A shadow hovered in his doorway. Calemir froze and stared at the shadow almost touching his boots illuminated by the moonlight spilling from the un-curtained window of his room. A small wave of panic rippled through him. Had he said too much? Did the intruder hear his confessions?

He drew a shuddering breath then lifted his head, finding Nara standing by the door. Surprise flickered in his eyes. What did she want? His eyes traced over the traces of her long raven soft hair, round face, smooth skin, soft lips and beautiful honey eyes. He noted the tensing of her shoulders, clearing making her uncomfortable yet his eyes continued their journey down to her blouse and trousers and stopped at her bare feet. His eyes crinkled at the corners as they lingered to admire her feet. He surely must be drunk that he found her feet pretty. He lifted his gaze back to her face, finding unblinking piercing eyes looking at him. There’s bravery in them like it had taken everything in her to hold his gaze. Her eyes were also invasive, unnerving as if they knew every dirty deed he has ever committed. It made him feel ill. “What is it?” his curt cut through the blackness in the room.

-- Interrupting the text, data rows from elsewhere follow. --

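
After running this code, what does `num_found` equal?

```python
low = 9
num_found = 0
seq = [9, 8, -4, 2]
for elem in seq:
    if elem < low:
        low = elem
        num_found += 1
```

Let's trace through this code step by step.

Initialize: low = 9
Initialize: num_found = 0
Initialize: seq = [9, 8, -4, 2]
Entering loop: for elem in seq:

After execution: num_found = 2
2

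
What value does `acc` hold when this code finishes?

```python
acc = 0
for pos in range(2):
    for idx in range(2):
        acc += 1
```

Let's trace through this code step by step.

Initialize: acc = 0
Entering loop: for pos in range(2):

After execution: acc = 4
4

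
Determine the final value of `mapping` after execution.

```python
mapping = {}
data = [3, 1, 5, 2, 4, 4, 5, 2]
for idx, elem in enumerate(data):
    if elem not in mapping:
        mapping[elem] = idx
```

Let's trace through this code step by step.

Initialize: mapping = {}
Initialize: data = [3, 1, 5, 2, 4, 4, 5, 2]
Entering loop: for idx, elem in enumerate(data):

After execution: mapping = {3: 0, 1: 1, 5: 2, 2: 3, 4: 4}
{3: 0, 1: 1, 5: 2, 2: 3, 4: 4}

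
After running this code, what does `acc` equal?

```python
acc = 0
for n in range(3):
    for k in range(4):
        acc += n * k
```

Let's trace through this code step by step.

Initialize: acc = 0
Entering loop: for n in range(3):

After execution: acc = 18
18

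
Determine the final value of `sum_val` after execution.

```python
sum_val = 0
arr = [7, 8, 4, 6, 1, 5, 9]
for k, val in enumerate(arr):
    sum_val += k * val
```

Let's trace through this code step by step.

Initialize: sum_val = 0
Initialize: arr = [7, 8, 4, 6, 1, 5, 9]
Entering loop: for k, val in enumerate(arr):

After execution: sum_val = 117
117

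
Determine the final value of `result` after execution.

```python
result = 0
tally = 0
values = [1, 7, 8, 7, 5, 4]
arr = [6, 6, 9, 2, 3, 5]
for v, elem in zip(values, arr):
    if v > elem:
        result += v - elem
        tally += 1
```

Let's trace through this code step by step.

Initialize: result = 0
Initialize: tally = 0
Initialize: values = [1, 7, 8, 7, 5, 4]
Initialize: arr = [6, 6, 9, 2, 3, 5]
Entering loop: for v, elem in zip(values, arr):

After execution: result = 8
8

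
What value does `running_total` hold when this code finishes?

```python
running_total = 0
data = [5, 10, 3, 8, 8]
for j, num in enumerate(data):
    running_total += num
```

Let's trace through this code step by step.

Initialize: running_total = 0
Initialize: data = [5, 10, 3, 8, 8]
Entering loop: for j, num in enumerate(data):

After execution: running_total = 34
34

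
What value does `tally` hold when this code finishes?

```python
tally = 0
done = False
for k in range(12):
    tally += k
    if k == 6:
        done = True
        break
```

Let's trace through this code step by step.

Initialize: tally = 0
Initialize: done = False
Entering loop: for k in range(12):

After execution: tally = 21
21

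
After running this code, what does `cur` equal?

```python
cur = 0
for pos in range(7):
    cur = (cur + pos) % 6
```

Let's trace through this code step by step.

Initialize: cur = 0
Entering loop: for pos in range(7):

After execution: cur = 3
3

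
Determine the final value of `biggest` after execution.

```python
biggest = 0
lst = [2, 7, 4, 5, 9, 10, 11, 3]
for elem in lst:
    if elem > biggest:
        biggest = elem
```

Let's trace through this code step by step.

Initialize: biggest = 0
Initialize: lst = [2, 7, 4, 5, 9, 10, 11, 3]
Entering loop: for elem in lst:

After execution: biggest = 11
11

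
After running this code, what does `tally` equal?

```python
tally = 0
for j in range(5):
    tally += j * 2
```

Let's trace through this code step by step.

Initialize: tally = 0
Entering loop: for j in range(5):

After execution: tally = 20
20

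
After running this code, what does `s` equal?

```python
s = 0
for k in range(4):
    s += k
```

Let's trace through this code step by step.

Initialize: s = 0
Entering loop: for k in range(4):

After execution: s = 6
6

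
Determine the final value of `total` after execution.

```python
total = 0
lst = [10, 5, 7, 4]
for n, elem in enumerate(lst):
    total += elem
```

Let's trace through this code step by step.

Initialize: total = 0
Initialize: lst = [10, 5, 7, 4]
Entering loop: for n, elem in enumerate(lst):

After execution: total = 26
26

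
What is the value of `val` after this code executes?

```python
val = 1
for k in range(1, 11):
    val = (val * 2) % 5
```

Let's trace through this code step by step.

Initialize: val = 1
Entering loop: for k in range(1, 11):

After execution: val = 4
4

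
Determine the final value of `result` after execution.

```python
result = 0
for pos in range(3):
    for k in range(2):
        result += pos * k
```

Let's trace through this code step by step.

Initialize: result = 0
Entering loop: for pos in range(3):

After execution: result = 3
3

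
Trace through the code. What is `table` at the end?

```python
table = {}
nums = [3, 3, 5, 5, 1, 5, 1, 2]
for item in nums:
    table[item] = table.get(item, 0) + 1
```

Let's trace through this code step by step.

Initialize: table = {}
Initialize: nums = [3, 3, 5, 5, 1, 5, 1, 2]
Entering loop: for item in nums:

After execution: table = {3: 2, 5: 3, 1: 2, 2: 1}
{3: 2, 5: 3, 1: 2, 2: 1}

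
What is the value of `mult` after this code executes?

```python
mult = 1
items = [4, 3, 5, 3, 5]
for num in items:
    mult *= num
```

Let's trace through this code step by step.

Initialize: mult = 1
Initialize: items = [4, 3, 5, 3, 5]
Entering loop: for num in items:

After execution: mult = 900
900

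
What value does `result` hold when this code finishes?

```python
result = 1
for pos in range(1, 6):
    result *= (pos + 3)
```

Let's trace through this code step by step.

Initialize: result = 1
Entering loop: for pos in range(1, 6):

After execution: result = 6720
6720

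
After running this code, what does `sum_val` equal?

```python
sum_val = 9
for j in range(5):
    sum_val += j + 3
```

Let's trace through this code step by step.

Initialize: sum_val = 9
Entering loop: for j in range(5):

After execution: sum_val = 34
34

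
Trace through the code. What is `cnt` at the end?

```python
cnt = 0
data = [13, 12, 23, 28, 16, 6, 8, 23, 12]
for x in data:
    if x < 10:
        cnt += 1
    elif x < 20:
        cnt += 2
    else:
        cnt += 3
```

Let's trace through this code step by step.

Initialize: cnt = 0
Initialize: data = [13, 12, 23, 28, 16, 6, 8, 23, 12]
Entering loop: for x in data:

After execution: cnt = 19
19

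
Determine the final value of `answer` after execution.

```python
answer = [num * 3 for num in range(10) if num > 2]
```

Let's trace through this code step by step.

Initialize: answer = [num * 3 for num in range(10) if num > 2]

After execution: answer = [9, 12, 15, 18, 21, 24, 27]
[9, 12, 15, 18, 21, 24, 27]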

“How do you kill the cursed spirit?” Nara asked.

“You come into my room uninvited, and you ask me such question?” he stood, taking the bottle from the bed.

What should she ask?

“I’m sorry, the door was open, so there was no reason for me to knock” Nara began to apologize, her gaze following him as he strolled to a cabinet and placed the glass bottle in. He closed the cabinet, and moved toward her and posed just an arm’s reach away from her. She regarded the way the harsh white light of the moon painted his strong jaw, sharp nose and thick eyebrows. With his fair hair pushed back behind his ears, he seemed taller and broader than ever. His green eyes held a predatory light as they peered at her. Nara’s stomach fluttered.

“Why do you want to know?” His brow arched slightly.

“I want to kill them” she spoke honestly.

He chuckled humorlessly. “You’re not serious.”

“I am” Nara deadpanned.

Calemir’s pressed his mouth into a hard line, his expression inscrutable. He felt the bleakness fighting for him slowly. “You’ve finally decided to return back to your home, and you’re planning on how you’re going to get through the border?

Nara frowned. Cannot he just tell her?

Fed up already living in this haunting house with a murderer? Calemir bitterly mused, taking her non-response as a reply. Somehow Calemir felt disappointed that she wanted to leave. Her choice shouldn’t affect him knowing the human never wanted to be married to him in the first place nor reside with, but it did. “You believe that you can take them down on your own once you know how?” Calemir said cruelly, purposely letting her feel the meanness in words. How pathetic she sounded.